El congreso de los Estados Unidos está tramitando un cambio en la legislación que afecta a las patentes para adaptarlas a las prácticas comunes en la mayor parte del planeta. El titular de la patente sería el primero que registra el invento y no quien lo ha llevado cabo. Se podría pensar que eso tiene poco que ver con la ciencia pero no es así. Durante los dos siglos que siguieron a la creación de oficina de patentes en Washington, se consideraba que los seres vivos, al igual que las ecuaciones matemáticas y los procesos naturales, no pueden registrarse. En un juicio ya célebre, el Tribunal Supremo de los Estados Unidos reafirmó ese criterio en sentencia del 16 de febrero de 1948 al juzgar si una combinación de bacterias es o no patentable. Como decía el auto, las bacterias son manifestaciones de las leyes de la naturaleza, libres para todos los hombres y no reservadas para ninguno de ellos. Pero el mismo tribunal falló de manera distinta en 1980, al llegar a esa instancia el pleito de la General Electric contra la oficina que le denegaba la patente de otra bacteria, capaz de alimentarse de petróleo en esta ocasión, ya que el organismo había sido modificado de forma artificial.

A partir de ahí, se abrió la caja de Pandora. En 1985 la Patent and Trademark Office aceptó inscribir todo tipo de hallazgo acerca de plantas y semillas que hayan sufrido manipulación genética. En 1987 las patentes se extendieron a los animales que procedían de los laboratorios y, así, un año más tarde la universidad de Harvard patentaba el oncomouse, un ratón transgénico modificado mediante el añadido de un gen capaz de hacerlo más susceptible al desarrollo de tumores.

En 1991, la oficina estadounidense recibió 4.000 solicitudes de patentes de secuencias de DNA que se habían convertido en medio millón cinco años después. Continúa habiendo pleitos y, de tal forma, la empresa Myriad perdió el año pasado siete patentes ligadas a genes que tienen que ver con el cáncer de ovario. Pero los problemas a los que me quería referir son otros.

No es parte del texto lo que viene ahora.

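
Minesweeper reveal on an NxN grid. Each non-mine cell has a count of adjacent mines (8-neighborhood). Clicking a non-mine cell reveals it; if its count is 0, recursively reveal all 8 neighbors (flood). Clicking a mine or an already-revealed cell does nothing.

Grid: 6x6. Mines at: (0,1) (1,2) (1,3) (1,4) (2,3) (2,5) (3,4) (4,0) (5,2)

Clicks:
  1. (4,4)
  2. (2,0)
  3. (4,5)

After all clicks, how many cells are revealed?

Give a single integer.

Answer: 8

Derivation:
Click 1 (4,4) count=1: revealed 1 new [(4,4)] -> total=1
Click 2 (2,0) count=0: revealed 6 new [(1,0) (1,1) (2,0) (2,1) (3,0) (3,1)] -> total=7
Click 3 (4,5) count=1: revealed 1 new [(4,5)] -> total=8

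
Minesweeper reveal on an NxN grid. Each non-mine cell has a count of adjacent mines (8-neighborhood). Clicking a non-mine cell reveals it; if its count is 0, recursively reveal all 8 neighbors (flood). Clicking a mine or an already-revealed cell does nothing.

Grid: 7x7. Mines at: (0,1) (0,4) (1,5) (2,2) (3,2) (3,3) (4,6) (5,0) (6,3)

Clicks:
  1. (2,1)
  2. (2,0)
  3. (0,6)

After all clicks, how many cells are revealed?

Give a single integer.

Click 1 (2,1) count=2: revealed 1 new [(2,1)] -> total=1
Click 2 (2,0) count=0: revealed 7 new [(1,0) (1,1) (2,0) (3,0) (3,1) (4,0) (4,1)] -> total=8
Click 3 (0,6) count=1: revealed 1 new [(0,6)] -> total=9

Answer: 9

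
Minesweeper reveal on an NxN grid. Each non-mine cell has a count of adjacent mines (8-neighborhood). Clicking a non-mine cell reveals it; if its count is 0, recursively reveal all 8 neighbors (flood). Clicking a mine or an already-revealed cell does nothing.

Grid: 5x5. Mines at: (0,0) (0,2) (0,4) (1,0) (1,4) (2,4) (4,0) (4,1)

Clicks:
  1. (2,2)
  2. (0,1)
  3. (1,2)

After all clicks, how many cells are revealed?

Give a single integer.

Answer: 10

Derivation:
Click 1 (2,2) count=0: revealed 9 new [(1,1) (1,2) (1,3) (2,1) (2,2) (2,3) (3,1) (3,2) (3,3)] -> total=9
Click 2 (0,1) count=3: revealed 1 new [(0,1)] -> total=10
Click 3 (1,2) count=1: revealed 0 new [(none)] -> total=10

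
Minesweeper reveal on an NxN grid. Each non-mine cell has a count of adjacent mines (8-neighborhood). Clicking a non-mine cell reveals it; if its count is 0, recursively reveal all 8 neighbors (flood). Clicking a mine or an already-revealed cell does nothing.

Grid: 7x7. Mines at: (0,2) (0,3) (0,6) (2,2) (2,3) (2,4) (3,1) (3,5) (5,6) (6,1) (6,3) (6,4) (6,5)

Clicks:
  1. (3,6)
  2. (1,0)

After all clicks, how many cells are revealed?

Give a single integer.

Click 1 (3,6) count=1: revealed 1 new [(3,6)] -> total=1
Click 2 (1,0) count=0: revealed 6 new [(0,0) (0,1) (1,0) (1,1) (2,0) (2,1)] -> total=7

Answer: 7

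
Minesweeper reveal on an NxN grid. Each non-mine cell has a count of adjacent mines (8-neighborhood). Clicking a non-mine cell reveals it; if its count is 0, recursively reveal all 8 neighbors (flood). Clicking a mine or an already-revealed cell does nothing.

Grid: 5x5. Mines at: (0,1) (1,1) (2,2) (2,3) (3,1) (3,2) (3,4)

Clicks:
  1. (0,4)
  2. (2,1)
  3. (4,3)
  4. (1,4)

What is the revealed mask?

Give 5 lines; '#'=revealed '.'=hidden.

Answer: ..###
..###
.#...
.....
...#.

Derivation:
Click 1 (0,4) count=0: revealed 6 new [(0,2) (0,3) (0,4) (1,2) (1,3) (1,4)] -> total=6
Click 2 (2,1) count=4: revealed 1 new [(2,1)] -> total=7
Click 3 (4,3) count=2: revealed 1 new [(4,3)] -> total=8
Click 4 (1,4) count=1: revealed 0 new [(none)] -> total=8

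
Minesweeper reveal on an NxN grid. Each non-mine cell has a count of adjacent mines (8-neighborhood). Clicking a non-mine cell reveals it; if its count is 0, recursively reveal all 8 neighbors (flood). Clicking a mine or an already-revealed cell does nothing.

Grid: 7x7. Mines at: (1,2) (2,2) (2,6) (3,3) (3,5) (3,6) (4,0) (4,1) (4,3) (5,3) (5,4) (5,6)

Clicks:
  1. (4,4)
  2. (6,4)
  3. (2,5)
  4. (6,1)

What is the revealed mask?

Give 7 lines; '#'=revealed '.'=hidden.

Click 1 (4,4) count=5: revealed 1 new [(4,4)] -> total=1
Click 2 (6,4) count=2: revealed 1 new [(6,4)] -> total=2
Click 3 (2,5) count=3: revealed 1 new [(2,5)] -> total=3
Click 4 (6,1) count=0: revealed 6 new [(5,0) (5,1) (5,2) (6,0) (6,1) (6,2)] -> total=9

Answer: .......
.......
.....#.
.......
....#..
###....
###.#..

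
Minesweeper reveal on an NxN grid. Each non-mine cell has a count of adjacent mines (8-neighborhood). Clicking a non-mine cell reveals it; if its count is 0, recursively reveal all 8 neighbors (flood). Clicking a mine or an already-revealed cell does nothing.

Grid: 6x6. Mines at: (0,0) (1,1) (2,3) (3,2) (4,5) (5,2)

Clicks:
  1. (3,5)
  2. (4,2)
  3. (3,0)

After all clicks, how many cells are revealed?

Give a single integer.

Click 1 (3,5) count=1: revealed 1 new [(3,5)] -> total=1
Click 2 (4,2) count=2: revealed 1 new [(4,2)] -> total=2
Click 3 (3,0) count=0: revealed 8 new [(2,0) (2,1) (3,0) (3,1) (4,0) (4,1) (5,0) (5,1)] -> total=10

Answer: 10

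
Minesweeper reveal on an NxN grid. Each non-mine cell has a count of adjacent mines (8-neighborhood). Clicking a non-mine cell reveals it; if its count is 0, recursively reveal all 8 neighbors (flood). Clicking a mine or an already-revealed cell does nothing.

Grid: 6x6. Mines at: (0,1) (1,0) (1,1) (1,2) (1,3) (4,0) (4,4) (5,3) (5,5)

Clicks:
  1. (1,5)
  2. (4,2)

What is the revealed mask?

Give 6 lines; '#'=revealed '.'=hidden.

Answer: ....##
....##
....##
....##
..#...
......

Derivation:
Click 1 (1,5) count=0: revealed 8 new [(0,4) (0,5) (1,4) (1,5) (2,4) (2,5) (3,4) (3,5)] -> total=8
Click 2 (4,2) count=1: revealed 1 new [(4,2)] -> total=9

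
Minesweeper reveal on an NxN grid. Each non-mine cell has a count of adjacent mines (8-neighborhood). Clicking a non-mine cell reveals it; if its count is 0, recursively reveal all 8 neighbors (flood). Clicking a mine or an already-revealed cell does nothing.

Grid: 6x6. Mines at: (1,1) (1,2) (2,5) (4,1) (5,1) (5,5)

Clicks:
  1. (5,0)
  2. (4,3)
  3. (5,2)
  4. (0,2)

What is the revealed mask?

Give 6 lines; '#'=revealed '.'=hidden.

Click 1 (5,0) count=2: revealed 1 new [(5,0)] -> total=1
Click 2 (4,3) count=0: revealed 12 new [(2,2) (2,3) (2,4) (3,2) (3,3) (3,4) (4,2) (4,3) (4,4) (5,2) (5,3) (5,4)] -> total=13
Click 3 (5,2) count=2: revealed 0 new [(none)] -> total=13
Click 4 (0,2) count=2: revealed 1 new [(0,2)] -> total=14

Answer: ..#...
......
..###.
..###.
..###.
#.###.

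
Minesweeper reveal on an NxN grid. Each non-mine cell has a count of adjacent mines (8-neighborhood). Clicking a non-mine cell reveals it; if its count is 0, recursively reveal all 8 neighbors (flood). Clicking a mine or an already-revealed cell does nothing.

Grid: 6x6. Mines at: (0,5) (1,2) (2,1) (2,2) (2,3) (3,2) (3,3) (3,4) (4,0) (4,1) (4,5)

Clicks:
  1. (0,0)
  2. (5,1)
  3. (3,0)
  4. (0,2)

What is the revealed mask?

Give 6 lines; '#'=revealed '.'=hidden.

Click 1 (0,0) count=0: revealed 4 new [(0,0) (0,1) (1,0) (1,1)] -> total=4
Click 2 (5,1) count=2: revealed 1 new [(5,1)] -> total=5
Click 3 (3,0) count=3: revealed 1 new [(3,0)] -> total=6
Click 4 (0,2) count=1: revealed 1 new [(0,2)] -> total=7

Answer: ###...
##....
......
#.....
......
.#....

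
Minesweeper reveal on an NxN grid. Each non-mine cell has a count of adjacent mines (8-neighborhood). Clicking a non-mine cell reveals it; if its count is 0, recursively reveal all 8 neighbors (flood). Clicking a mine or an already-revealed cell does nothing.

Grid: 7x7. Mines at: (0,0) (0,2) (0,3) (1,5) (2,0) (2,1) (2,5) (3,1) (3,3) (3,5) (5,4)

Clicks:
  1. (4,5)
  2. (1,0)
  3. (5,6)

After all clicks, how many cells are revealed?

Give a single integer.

Click 1 (4,5) count=2: revealed 1 new [(4,5)] -> total=1
Click 2 (1,0) count=3: revealed 1 new [(1,0)] -> total=2
Click 3 (5,6) count=0: revealed 5 new [(4,6) (5,5) (5,6) (6,5) (6,6)] -> total=7

Answer: 7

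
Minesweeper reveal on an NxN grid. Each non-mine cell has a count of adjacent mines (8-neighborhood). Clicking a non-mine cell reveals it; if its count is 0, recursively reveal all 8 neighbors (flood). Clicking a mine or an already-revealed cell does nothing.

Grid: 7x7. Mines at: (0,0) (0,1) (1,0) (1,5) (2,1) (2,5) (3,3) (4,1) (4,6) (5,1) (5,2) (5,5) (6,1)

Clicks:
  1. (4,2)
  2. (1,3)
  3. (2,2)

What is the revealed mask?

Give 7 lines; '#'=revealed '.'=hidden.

Answer: ..###..
..###..
..###..
.......
..#....
.......
.......

Derivation:
Click 1 (4,2) count=4: revealed 1 new [(4,2)] -> total=1
Click 2 (1,3) count=0: revealed 9 new [(0,2) (0,3) (0,4) (1,2) (1,3) (1,4) (2,2) (2,3) (2,4)] -> total=10
Click 3 (2,2) count=2: revealed 0 new [(none)] -> total=10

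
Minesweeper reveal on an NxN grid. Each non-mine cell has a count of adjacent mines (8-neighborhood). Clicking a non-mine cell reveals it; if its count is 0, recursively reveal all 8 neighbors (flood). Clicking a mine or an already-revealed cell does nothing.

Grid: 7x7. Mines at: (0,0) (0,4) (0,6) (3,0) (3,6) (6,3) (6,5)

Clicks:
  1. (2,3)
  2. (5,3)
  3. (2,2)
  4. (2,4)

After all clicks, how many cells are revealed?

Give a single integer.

Click 1 (2,3) count=0: revealed 33 new [(0,1) (0,2) (0,3) (1,1) (1,2) (1,3) (1,4) (1,5) (2,1) (2,2) (2,3) (2,4) (2,5) (3,1) (3,2) (3,3) (3,4) (3,5) (4,0) (4,1) (4,2) (4,3) (4,4) (4,5) (5,0) (5,1) (5,2) (5,3) (5,4) (5,5) (6,0) (6,1) (6,2)] -> total=33
Click 2 (5,3) count=1: revealed 0 new [(none)] -> total=33
Click 3 (2,2) count=0: revealed 0 new [(none)] -> total=33
Click 4 (2,4) count=0: revealed 0 new [(none)] -> total=33

Answer: 33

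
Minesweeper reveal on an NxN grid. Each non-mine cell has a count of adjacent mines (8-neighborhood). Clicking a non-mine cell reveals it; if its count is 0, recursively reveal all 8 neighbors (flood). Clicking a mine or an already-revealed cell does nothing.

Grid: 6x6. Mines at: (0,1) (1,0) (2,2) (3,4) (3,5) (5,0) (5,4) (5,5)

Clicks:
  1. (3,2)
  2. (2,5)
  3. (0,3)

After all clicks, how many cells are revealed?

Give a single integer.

Click 1 (3,2) count=1: revealed 1 new [(3,2)] -> total=1
Click 2 (2,5) count=2: revealed 1 new [(2,5)] -> total=2
Click 3 (0,3) count=0: revealed 10 new [(0,2) (0,3) (0,4) (0,5) (1,2) (1,3) (1,4) (1,5) (2,3) (2,4)] -> total=12

Answer: 12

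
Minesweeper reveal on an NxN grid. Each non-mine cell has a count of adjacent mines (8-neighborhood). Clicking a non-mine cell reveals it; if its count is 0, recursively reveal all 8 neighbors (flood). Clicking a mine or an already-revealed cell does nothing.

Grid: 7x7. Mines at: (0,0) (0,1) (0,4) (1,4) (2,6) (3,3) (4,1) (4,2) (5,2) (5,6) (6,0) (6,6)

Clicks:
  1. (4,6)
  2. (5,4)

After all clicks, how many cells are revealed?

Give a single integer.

Click 1 (4,6) count=1: revealed 1 new [(4,6)] -> total=1
Click 2 (5,4) count=0: revealed 9 new [(4,3) (4,4) (4,5) (5,3) (5,4) (5,5) (6,3) (6,4) (6,5)] -> total=10

Answer: 10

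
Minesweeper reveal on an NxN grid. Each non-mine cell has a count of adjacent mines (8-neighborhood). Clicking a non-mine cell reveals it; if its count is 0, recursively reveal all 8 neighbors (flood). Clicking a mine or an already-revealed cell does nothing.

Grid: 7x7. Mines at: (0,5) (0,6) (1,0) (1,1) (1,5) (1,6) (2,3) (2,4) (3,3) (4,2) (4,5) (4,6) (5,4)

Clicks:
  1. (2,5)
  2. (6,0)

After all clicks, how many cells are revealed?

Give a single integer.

Answer: 15

Derivation:
Click 1 (2,5) count=3: revealed 1 new [(2,5)] -> total=1
Click 2 (6,0) count=0: revealed 14 new [(2,0) (2,1) (3,0) (3,1) (4,0) (4,1) (5,0) (5,1) (5,2) (5,3) (6,0) (6,1) (6,2) (6,3)] -> total=15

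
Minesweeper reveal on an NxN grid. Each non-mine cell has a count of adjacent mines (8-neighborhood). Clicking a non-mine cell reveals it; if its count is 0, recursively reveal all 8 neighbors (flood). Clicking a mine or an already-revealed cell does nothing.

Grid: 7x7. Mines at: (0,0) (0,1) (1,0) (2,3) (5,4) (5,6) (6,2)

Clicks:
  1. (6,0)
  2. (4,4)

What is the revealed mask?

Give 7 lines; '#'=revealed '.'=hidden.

Answer: .......
.......
###....
####...
#####..
####...
##.....

Derivation:
Click 1 (6,0) count=0: revealed 17 new [(2,0) (2,1) (2,2) (3,0) (3,1) (3,2) (3,3) (4,0) (4,1) (4,2) (4,3) (5,0) (5,1) (5,2) (5,3) (6,0) (6,1)] -> total=17
Click 2 (4,4) count=1: revealed 1 new [(4,4)] -> total=18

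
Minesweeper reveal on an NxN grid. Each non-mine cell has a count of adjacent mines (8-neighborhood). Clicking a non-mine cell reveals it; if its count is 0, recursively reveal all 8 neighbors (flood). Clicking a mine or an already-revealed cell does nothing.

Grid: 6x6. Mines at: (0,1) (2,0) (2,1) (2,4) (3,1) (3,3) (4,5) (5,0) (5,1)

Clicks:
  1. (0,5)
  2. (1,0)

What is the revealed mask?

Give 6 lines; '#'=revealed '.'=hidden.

Click 1 (0,5) count=0: revealed 8 new [(0,2) (0,3) (0,4) (0,5) (1,2) (1,3) (1,4) (1,5)] -> total=8
Click 2 (1,0) count=3: revealed 1 new [(1,0)] -> total=9

Answer: ..####
#.####
......
......
......
......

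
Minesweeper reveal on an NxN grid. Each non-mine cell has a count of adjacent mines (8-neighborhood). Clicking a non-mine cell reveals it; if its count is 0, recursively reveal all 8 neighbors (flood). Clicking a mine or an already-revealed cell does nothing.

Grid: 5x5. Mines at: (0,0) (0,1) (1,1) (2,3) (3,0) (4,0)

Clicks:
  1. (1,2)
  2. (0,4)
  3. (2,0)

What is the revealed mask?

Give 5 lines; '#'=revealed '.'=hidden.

Click 1 (1,2) count=3: revealed 1 new [(1,2)] -> total=1
Click 2 (0,4) count=0: revealed 5 new [(0,2) (0,3) (0,4) (1,3) (1,4)] -> total=6
Click 3 (2,0) count=2: revealed 1 new [(2,0)] -> total=7

Answer: ..###
..###
#....
.....
.....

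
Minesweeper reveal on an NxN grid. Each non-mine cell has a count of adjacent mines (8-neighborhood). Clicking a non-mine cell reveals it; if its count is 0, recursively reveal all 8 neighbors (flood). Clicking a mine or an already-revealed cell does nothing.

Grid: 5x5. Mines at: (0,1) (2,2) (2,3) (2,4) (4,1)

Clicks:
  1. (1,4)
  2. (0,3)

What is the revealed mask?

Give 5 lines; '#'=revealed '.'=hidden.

Answer: ..###
..###
.....
.....
.....

Derivation:
Click 1 (1,4) count=2: revealed 1 new [(1,4)] -> total=1
Click 2 (0,3) count=0: revealed 5 new [(0,2) (0,3) (0,4) (1,2) (1,3)] -> total=6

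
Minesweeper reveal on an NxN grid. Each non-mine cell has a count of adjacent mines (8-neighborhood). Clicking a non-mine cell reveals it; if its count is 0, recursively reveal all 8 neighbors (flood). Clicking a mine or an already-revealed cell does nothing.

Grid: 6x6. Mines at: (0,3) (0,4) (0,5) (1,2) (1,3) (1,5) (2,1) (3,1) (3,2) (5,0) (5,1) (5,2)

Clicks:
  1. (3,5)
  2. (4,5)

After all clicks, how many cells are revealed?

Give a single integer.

Click 1 (3,5) count=0: revealed 12 new [(2,3) (2,4) (2,5) (3,3) (3,4) (3,5) (4,3) (4,4) (4,5) (5,3) (5,4) (5,5)] -> total=12
Click 2 (4,5) count=0: revealed 0 new [(none)] -> total=12

Answer: 12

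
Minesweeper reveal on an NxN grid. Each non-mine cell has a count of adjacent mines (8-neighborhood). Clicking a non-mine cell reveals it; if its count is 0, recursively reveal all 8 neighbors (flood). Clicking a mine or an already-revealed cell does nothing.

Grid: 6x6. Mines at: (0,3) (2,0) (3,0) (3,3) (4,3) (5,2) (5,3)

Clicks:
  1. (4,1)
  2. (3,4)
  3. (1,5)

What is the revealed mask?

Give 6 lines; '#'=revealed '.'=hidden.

Click 1 (4,1) count=2: revealed 1 new [(4,1)] -> total=1
Click 2 (3,4) count=2: revealed 1 new [(3,4)] -> total=2
Click 3 (1,5) count=0: revealed 11 new [(0,4) (0,5) (1,4) (1,5) (2,4) (2,5) (3,5) (4,4) (4,5) (5,4) (5,5)] -> total=13

Answer: ....##
....##
....##
....##
.#..##
....##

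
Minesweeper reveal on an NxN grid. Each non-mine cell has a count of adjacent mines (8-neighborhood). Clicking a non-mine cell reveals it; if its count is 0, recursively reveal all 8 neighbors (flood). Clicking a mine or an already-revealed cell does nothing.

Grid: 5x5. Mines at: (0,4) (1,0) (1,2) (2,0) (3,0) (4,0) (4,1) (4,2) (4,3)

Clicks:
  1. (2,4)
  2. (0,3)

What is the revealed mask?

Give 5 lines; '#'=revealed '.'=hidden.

Click 1 (2,4) count=0: revealed 6 new [(1,3) (1,4) (2,3) (2,4) (3,3) (3,4)] -> total=6
Click 2 (0,3) count=2: revealed 1 new [(0,3)] -> total=7

Answer: ...#.
...##
...##
...##
.....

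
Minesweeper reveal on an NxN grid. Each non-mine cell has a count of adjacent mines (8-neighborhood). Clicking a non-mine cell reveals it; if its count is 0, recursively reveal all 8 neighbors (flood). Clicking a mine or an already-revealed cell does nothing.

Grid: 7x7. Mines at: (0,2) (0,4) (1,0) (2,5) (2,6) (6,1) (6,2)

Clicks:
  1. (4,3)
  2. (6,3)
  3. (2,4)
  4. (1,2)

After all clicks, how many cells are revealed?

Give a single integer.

Answer: 34

Derivation:
Click 1 (4,3) count=0: revealed 34 new [(1,1) (1,2) (1,3) (1,4) (2,0) (2,1) (2,2) (2,3) (2,4) (3,0) (3,1) (3,2) (3,3) (3,4) (3,5) (3,6) (4,0) (4,1) (4,2) (4,3) (4,4) (4,5) (4,6) (5,0) (5,1) (5,2) (5,3) (5,4) (5,5) (5,6) (6,3) (6,4) (6,5) (6,6)] -> total=34
Click 2 (6,3) count=1: revealed 0 new [(none)] -> total=34
Click 3 (2,4) count=1: revealed 0 new [(none)] -> total=34
Click 4 (1,2) count=1: revealed 0 new [(none)] -> total=34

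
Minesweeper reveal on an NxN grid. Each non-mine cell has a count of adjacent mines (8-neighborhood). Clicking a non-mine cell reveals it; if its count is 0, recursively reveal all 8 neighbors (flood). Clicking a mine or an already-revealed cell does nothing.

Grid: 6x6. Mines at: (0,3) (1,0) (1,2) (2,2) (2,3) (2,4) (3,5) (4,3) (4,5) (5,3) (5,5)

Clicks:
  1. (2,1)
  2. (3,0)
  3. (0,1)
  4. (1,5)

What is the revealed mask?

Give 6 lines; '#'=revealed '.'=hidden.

Click 1 (2,1) count=3: revealed 1 new [(2,1)] -> total=1
Click 2 (3,0) count=0: revealed 10 new [(2,0) (3,0) (3,1) (3,2) (4,0) (4,1) (4,2) (5,0) (5,1) (5,2)] -> total=11
Click 3 (0,1) count=2: revealed 1 new [(0,1)] -> total=12
Click 4 (1,5) count=1: revealed 1 new [(1,5)] -> total=13

Answer: .#....
.....#
##....
###...
###...
###...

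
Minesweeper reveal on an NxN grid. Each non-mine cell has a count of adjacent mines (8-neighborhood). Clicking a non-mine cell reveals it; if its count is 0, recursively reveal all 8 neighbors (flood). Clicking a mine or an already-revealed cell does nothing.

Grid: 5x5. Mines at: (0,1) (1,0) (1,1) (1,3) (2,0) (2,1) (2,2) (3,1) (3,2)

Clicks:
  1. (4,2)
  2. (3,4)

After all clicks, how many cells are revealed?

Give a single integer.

Click 1 (4,2) count=2: revealed 1 new [(4,2)] -> total=1
Click 2 (3,4) count=0: revealed 6 new [(2,3) (2,4) (3,3) (3,4) (4,3) (4,4)] -> total=7

Answer: 7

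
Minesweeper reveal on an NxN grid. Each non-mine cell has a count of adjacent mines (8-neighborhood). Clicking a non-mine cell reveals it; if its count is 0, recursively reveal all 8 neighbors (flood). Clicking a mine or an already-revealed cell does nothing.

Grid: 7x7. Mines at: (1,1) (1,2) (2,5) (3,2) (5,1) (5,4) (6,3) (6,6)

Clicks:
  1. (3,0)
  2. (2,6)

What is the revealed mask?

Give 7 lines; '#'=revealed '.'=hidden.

Click 1 (3,0) count=0: revealed 6 new [(2,0) (2,1) (3,0) (3,1) (4,0) (4,1)] -> total=6
Click 2 (2,6) count=1: revealed 1 new [(2,6)] -> total=7

Answer: .......
.......
##....#
##.....
##.....
.......
.......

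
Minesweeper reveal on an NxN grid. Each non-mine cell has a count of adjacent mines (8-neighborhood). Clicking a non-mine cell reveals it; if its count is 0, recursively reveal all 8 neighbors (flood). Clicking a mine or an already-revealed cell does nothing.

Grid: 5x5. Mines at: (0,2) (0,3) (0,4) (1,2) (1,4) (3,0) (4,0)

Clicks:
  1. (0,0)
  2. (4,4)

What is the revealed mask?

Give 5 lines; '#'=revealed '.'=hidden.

Answer: ##...
##...
#####
.####
.####

Derivation:
Click 1 (0,0) count=0: revealed 6 new [(0,0) (0,1) (1,0) (1,1) (2,0) (2,1)] -> total=6
Click 2 (4,4) count=0: revealed 11 new [(2,2) (2,3) (2,4) (3,1) (3,2) (3,3) (3,4) (4,1) (4,2) (4,3) (4,4)] -> total=17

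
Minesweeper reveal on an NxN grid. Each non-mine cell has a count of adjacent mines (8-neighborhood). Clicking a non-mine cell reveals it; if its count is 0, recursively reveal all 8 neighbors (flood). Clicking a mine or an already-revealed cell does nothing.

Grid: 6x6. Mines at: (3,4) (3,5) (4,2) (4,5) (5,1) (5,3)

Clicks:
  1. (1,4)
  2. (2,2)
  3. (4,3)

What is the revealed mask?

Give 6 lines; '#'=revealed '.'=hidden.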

Cuando Joany Chou, de la universidad de Chicago, descubrió -de forma accidental, por cierto- un gen del virus simple del herpes cuya mutación bloquea los efectos en el sistema nervioso central del huésped infectado, la universidad de Chicago patentó ese alelo sin incluir a Chou entre los propietarios de los derechos.

El juez que vio la demanda de la investigadora en defensa de su trabajo dictaminó en contra de ella sosteniendo que el hecho de realizar un descubrimiento científico es irrelevante para el poder obtener una patente sobre él. Semejante criterio, que es probable que parezca de lo más injusto a cualquier investigador, se seguirá a la postre sin necesidad ya de sesudas sentencias si la ley de patentes estadounidense es modificada por el Congreso: lo que cuente no será descubrir algo, sino llevar a cabo el trámite de inscripción del invento.

Al margen de los lamentos acerca de la poco comprensible lógica de las leyes, es lo que hay. Tal vez eso explique por qué, en términos generales, los científicos ganan bastante menos que los abogados.